Thomas grunted in agreement.
“So, what's the Dickens connection?”
“Friends. No real personal connection. He wrote that insanely
racist thing against John Rae, about the cannibalism, all because Jane Franklin asked. Or maybe Sophia Cracoft asked. Her niece or whatever. Everyone was in love with Sophia, right? But Tennyson—he was her nephew. He wrote the poem on the Franklin monument.”
“Yes, I know. . . .” He closed his eyes, remembering. “. . .
the white north has thy bones; and thou/Heroic sailor-soul/Art passing. . . .
” He opened his eyes again and paused long enough to allow Thomas to jump in with the rest of it. In the beginning of Thomas's Arctic obsession, this had been more often Franklin's approach—share facts and information, stay attuned, involved, keep it from becoming a “thing” for Thomas to escape into ever more deeply and obsessively in order to distance himself. Maybe that's all he needed now was to pick up more of that former attitude. Neutralize the obsession with coolness.
“Just think,” Thomas forked up a mouthful of meat loaf. “Our distant long-lost cousin, Alfred, Lord Tennyson.”
“They are
not
our relatives, Thomas.”
Thomas continued chewing and did not meet eyes.
“Thomas, seriously.”
“OK, give it a rest. You think what
you
want, I'll think what I—”
“I think you're deluding yourself.” So much for coolness.

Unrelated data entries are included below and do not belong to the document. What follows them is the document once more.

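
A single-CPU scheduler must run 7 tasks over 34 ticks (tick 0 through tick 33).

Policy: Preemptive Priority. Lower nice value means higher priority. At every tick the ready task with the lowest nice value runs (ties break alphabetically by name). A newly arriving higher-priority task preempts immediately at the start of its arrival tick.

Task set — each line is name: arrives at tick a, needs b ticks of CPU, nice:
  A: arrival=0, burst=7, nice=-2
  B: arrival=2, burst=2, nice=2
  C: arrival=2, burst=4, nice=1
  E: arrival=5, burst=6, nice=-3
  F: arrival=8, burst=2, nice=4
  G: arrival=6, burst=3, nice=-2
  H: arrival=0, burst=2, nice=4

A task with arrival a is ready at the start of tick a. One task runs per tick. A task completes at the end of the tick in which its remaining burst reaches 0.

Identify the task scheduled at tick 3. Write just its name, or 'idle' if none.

t=0: ready={A,H} → run A
t=1: ready={A,H} → run A
t=2: ready={A,B,C,H} → run A
t=3: ready={A,B,C,H} → run A
t=4: ready={A,B,C,H} → run A
t=5: ready={A,B,C,E,H} → run E
t=6: ready={A,B,C,E,G,H} → run E
t=7: ready={A,B,C,E,G,H} → run E
t=8: ready={A,B,C,E,F,G,H} → run E
t=9: ready={A,B,C,E,F,G,H} → run E
t=10: ready={A,B,C,E,F,G,H} → run E
t=11: ready={A,B,C,F,G,H} → run A
t=12: ready={A,B,C,F,G,H} → run A
t=13: ready={B,C,F,G,H} → run G
t=14: ready={B,C,F,G,H} → run G
t=15: ready={B,C,F,G,H} → run G
t=16: ready={B,C,F,H} → run C
t=17: ready={B,C,F,H} → run C
t=18: ready={B,C,F,H} → run C
t=19: ready={B,C,F,H} → run C
t=20: ready={B,F,H} → run B
t=21: ready={B,F,H} → run B
t=22: ready={F,H} → run F
t=23: ready={F,H} → run F
t=24: ready={H} → run H
t=25: ready={H} → run H
t=26: (idle)
t=27: (idle)
t=28: (idle)
t=29: (idle)
t=30: (idle)
t=31: (idle)
t=32: (idle)
t=33: (idle)

running at tick 3 = A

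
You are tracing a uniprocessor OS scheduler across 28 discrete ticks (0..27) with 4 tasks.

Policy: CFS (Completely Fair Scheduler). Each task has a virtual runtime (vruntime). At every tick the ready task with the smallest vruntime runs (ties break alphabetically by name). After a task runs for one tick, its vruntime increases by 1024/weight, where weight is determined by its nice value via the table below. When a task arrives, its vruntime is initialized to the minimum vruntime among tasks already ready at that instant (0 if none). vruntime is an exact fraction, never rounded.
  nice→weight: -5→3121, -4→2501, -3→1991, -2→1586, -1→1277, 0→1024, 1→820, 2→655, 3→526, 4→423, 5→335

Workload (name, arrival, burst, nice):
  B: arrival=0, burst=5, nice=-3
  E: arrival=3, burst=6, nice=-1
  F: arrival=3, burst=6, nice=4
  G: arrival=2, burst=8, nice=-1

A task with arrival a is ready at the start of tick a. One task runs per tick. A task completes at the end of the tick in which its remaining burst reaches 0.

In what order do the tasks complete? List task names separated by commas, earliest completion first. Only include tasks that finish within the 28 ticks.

t=0: vr[B=0] → run B
t=1: vr[B=1024/1991] → run B
t=2: vr[B=2048/1991 G=2048/1991] → run B
t=3: vr[B=3072/1991 E=2048/1991 F=2048/1991 G=2048/1991] → run E
t=4: vr[B=3072/1991 E=4654080/2542507 F=2048/1991 G=2048/1991] → run F
t=5: vr[B=3072/1991 E=4654080/2542507 F=2905088/842193 G=2048/1991] → run G
t=6: vr[B=3072/1991 E=4654080/2542507 F=2905088/842193 G=4654080/2542507] → run B
t=7: vr[B=4096/1991 E=4654080/2542507 F=2905088/842193 G=4654080/2542507] → run E
t=8: vr[B=4096/1991 E=6692864/2542507 F=2905088/842193 G=4654080/2542507] → run G
t=9: vr[B=4096/1991 E=6692864/2542507 F=2905088/842193 G=6692864/2542507] → run B
t=10: vr[E=6692864/2542507 F=2905088/842193 G=6692864/2542507] → run E
t=11: vr[E=8731648/2542507 F=2905088/842193 G=6692864/2542507] → run G
t=12: vr[E=8731648/2542507 F=2905088/842193 G=8731648/2542507] → run E
t=13: vr[E=10770432/2542507 F=2905088/842193 G=8731648/2542507] → run G
t=14: vr[E=10770432/2542507 F=2905088/842193 G=10770432/2542507] → run F
t=15: vr[E=10770432/2542507 F=4943872/842193 G=10770432/2542507] → run E
t=16: vr[E=12809216/2542507 F=4943872/842193 G=10770432/2542507] → run G
t=17: vr[E=12809216/2542507 F=4943872/842193 G=12809216/2542507] → run E
t=18: vr[F=4943872/842193 G=12809216/2542507] → run G
t=19: vr[F=4943872/842193 G=14848000/2542507] → run G
t=20: vr[F=4943872/842193 G=16886784/2542507] → run F
t=21: vr[F=2327552/280731 G=16886784/2542507] → run G
t=22: vr[F=2327552/280731] → run F
t=23: vr[F=9021440/842193] → run F
t=24: vr[F=11060224/842193] → run F
t=25: (idle)
t=26: (idle)
t=27: (idle)

completion order = B, E, G, F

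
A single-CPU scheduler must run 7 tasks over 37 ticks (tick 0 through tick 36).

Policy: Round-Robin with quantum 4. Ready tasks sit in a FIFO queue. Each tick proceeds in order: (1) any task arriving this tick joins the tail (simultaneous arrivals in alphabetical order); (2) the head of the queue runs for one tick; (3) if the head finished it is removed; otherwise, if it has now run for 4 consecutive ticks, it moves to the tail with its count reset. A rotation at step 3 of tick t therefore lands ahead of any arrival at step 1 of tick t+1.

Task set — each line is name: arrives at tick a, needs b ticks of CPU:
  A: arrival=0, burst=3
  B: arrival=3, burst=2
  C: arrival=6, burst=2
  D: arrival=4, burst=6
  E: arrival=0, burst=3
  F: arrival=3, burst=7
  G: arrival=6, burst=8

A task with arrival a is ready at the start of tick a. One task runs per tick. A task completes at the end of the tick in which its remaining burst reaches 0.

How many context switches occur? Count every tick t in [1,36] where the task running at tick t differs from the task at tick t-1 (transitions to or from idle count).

context switches = 10

t=0: queue=[A,E] q_used=0 → run A
t=1: queue=[A,E] q_used=1 → run A
t=2: queue=[A,E] q_used=2 → run A
t=3: queue=[E,B,F] q_used=0 → run E
t=4: queue=[E,B,F,D] q_used=1 → run E
t=5: queue=[E,B,F,D] q_used=2 → run E
t=6: queue=[B,F,D,C,G] q_used=0 → run B
t=7: queue=[B,F,D,C,G] q_used=1 → run B
t=8: queue=[F,D,C,G] q_used=0 → run F
t=9: queue=[F,D,C,G] q_used=1 → run F
t=10: queue=[F,D,C,G] q_used=2 → run F
t=11: queue=[F,D,C,G] q_used=3 → run F
t=12: queue=[D,C,G,F] q_used=0 → run D
t=13: queue=[D,C,G,F] q_used=1 → run D
t=14: queue=[D,C,G,F] q_used=2 → run D
t=15: queue=[D,C,G,F] q_used=3 → run D
t=16: queue=[C,G,F,D] q_used=0 → run C
t=17: queue=[C,G,F,D] q_used=1 → run C
t=18: queue=[G,F,D] q_used=0 → run G
t=19: queue=[G,F,D] q_used=1 → run G
t=20: queue=[G,F,D] q_used=2 → run G
t=21: queue=[G,F,D] q_used=3 → run G
t=22: queue=[F,D,G] q_used=0 → run F
t=23: queue=[F,D,G] q_used=1 → run F
t=24: queue=[F,D,G] q_used=2 → run F
t=25: queue=[D,G] q_used=0 → run D
t=26: queue=[D,G] q_used=1 → run D
t=27: queue=[G] q_used=0 → run G
t=28: queue=[G] q_used=1 → run G
t=29: queue=[G] q_used=2 → run G
t=30: queue=[G] q_used=3 → run G
t=31: (idle)
t=32: (idle)
t=33: (idle)
t=34: (idle)
t=35: (idle)
t=36: (idle)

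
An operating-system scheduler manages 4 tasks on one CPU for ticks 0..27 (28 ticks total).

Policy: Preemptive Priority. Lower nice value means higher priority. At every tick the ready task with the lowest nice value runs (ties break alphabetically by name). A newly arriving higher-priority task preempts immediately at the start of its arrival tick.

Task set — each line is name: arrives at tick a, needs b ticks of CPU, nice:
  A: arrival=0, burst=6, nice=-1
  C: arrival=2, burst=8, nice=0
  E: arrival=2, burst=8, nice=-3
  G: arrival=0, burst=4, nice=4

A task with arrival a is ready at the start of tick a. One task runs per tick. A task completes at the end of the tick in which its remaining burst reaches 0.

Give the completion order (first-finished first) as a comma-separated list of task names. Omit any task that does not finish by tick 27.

t=0: ready={A,G} → run A
t=1: ready={A,G} → run A
t=2: ready={A,C,E,G} → run E
t=3: ready={A,C,E,G} → run E
t=4: ready={A,C,E,G} → run E
t=5: ready={A,C,E,G} → run E
t=6: ready={A,C,E,G} → run E
t=7: ready={A,C,E,G} → run E
t=8: ready={A,C,E,G} → run E
t=9: ready={A,C,E,G} → run E
t=10: ready={A,C,G} → run A
t=11: ready={A,C,G} → run A
t=12: ready={A,C,G} → run A
t=13: ready={A,C,G} → run A
t=14: ready={C,G} → run C
t=15: ready={C,G} → run C
t=16: ready={C,G} → run C
t=17: ready={C,G} → run C
t=18: ready={C,G} → run C
t=19: ready={C,G} → run C
t=20: ready={C,G} → run C
t=21: ready={C,G} → run C
t=22: ready={G} → run G
t=23: ready={G} → run G
t=24: ready={G} → run G
t=25: ready={G} → run G
t=26: (idle)
t=27: (idle)

completion order = E, A, C, G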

“Fine then, I'm deluding myself.” Thomas sniffed and wiped a hand under his nose. “So what?”
“Do you need a napkin?”
“I'm fine.”
“Anyway, it's what, like twenty years ago now since I was there, but I wish . . . I mean, if anyone had told me one day I'd be sharing quarters with a young man so obsessed by the Arctic and convinced of a personal connection with the legend of his tragic namesake . . . well, for one thing I doubt I would have believed it. But if I
had
believed, I'm sure I would have taken better notes. Fact is, though . . .” He trailed off, distracted by the recollected singsong rhythm of Tennyson's lines, and thinking, not for the first time, how much harder it was anymore to strike the rhetorical stance of the versifier, tinkerer with lines, the one with anything relevant to say in poetic form for the masses. Who cared about poets? Just beneath this was the ghost of the
girl he'd followed north to Shetland and their day together in Westminster Abbey, home of the Franklin monument—a day when the potency of poets and poetry had seemed to him anything
but
remote or obsolete; had seemed, in fact, palpably, terrifyingly real. Odd to be recollecting her a second time in so few hours when typically he did not think of her at all. Or, no, he thought of her constantly, often anyway, but never so directly—never the concrete image of her that now presented itself: the gauzy Indian skirts and loops of springy, dirty red-brown hair; the always intense and patchouli-covered, unwashed-hair smell of her, of both of them together, and their endless shared hand-rolled cigarettes. The whole Sule Skerry project had come to life there in that trip with her, or had its roots anyway in that much younger version of himself blown north of Unst to find her, and reading about changelings, selkies, betrayal, murder, sunlight hot on every stone. Yes, though surely he'd had no intention at the time of staking the next twenty-odd years of his so-called poetic ambitions teasing it out piece by piece, line by line, between jobs, marriage, children. Interruption upon interruption.